God help you if you accidentally swallow one. You thought panda dung was worth something? Ha. Wait until you’re fishing around in your toilet bowl for that rogue diamond. Then you’ll know the true worth of poo.

#1. Da Hong Pao

What are you drinking right now? A warm cup of breakfast tea? Sounds nice; milk and sugar? Yum. How much did that cost you?

Oh, yeah? Five bucks for a box of teabags? Not bad, not bad.
How about a million dollars for one cup? Sorry, I should have waited until you swallowed that…Want a napkin?

Here we are, at the logical end to the most expensive teas journey… You already know the price. I spoiled it just now like the worst storyteller of all time, but how can you keep that sort of thing under wraps?

Da Hong Pao, a very prestigious Chinese oolong tea with a floral aroma and intricate network of flavors, as well as apparently astounding health benefits ranging from the usual oolong parade (dental health, cardiovascular health, cancer-prevention etc.) to a near mythical, vague claim of simply: ‘saving lives’.

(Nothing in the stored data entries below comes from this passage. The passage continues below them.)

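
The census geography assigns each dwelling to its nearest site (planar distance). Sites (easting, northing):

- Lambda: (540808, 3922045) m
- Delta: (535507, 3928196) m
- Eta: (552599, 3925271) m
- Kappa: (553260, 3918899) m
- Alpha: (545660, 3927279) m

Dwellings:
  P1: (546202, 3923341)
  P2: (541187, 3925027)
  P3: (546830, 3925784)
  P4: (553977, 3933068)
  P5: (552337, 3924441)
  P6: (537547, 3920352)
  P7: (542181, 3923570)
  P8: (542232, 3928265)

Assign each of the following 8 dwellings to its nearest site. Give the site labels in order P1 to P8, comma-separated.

Alpha, Lambda, Alpha, Eta, Eta, Lambda, Lambda, Alpha

P1 → Alpha (d²=15801608.00)
P2 → Lambda (d²=9035965.00)
P3 → Alpha (d²=3603925.00)
P4 → Eta (d²=62692093.00)
P5 → Eta (d²=757544.00)
P6 → Lambda (d²=13500370.00)
P7 → Lambda (d²=4210754.00)
P8 → Alpha (d²=12723380.00)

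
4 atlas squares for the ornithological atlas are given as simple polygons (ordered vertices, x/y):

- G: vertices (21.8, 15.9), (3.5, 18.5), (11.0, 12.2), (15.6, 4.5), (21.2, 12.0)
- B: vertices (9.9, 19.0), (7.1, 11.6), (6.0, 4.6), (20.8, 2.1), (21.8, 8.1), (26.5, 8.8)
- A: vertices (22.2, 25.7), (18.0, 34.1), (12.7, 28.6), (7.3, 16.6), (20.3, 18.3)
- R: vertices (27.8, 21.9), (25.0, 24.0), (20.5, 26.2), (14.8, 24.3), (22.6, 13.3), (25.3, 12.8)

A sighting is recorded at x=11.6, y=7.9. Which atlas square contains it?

B

Cast a ray rightward from (11.6, 7.9). For each polygon, the edges (by vertex number in listed order) whose endpoints lie on opposite sides of y = 7.9, where each meets that height, and whether that is right or left of the point:
G: 3–4 at x≈13.57 (right), 4–5 at x≈18.14 (right) → 2 crossings.
B: 2–3 at x≈6.52 (left), 4–5 at x≈21.77 (right) → 1 crossing.
A: no edge straddles that height → 0 crossings.
R: no edge straddles that height → 0 crossings.
Only B has an odd count, so the point is inside B.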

This is the apotheosis of tea. There is nowhere to go from here. This tea is valued as being more expensive than actual solid gold.

And to top it off: the original, traditional plants that give off this tea were last harvested over a decade ago, so this price ain’t dropping.

Ready for it one last time? Approximately $1.2 million per kilogram.
Imagine dunking your supermarket biscuits in THAT.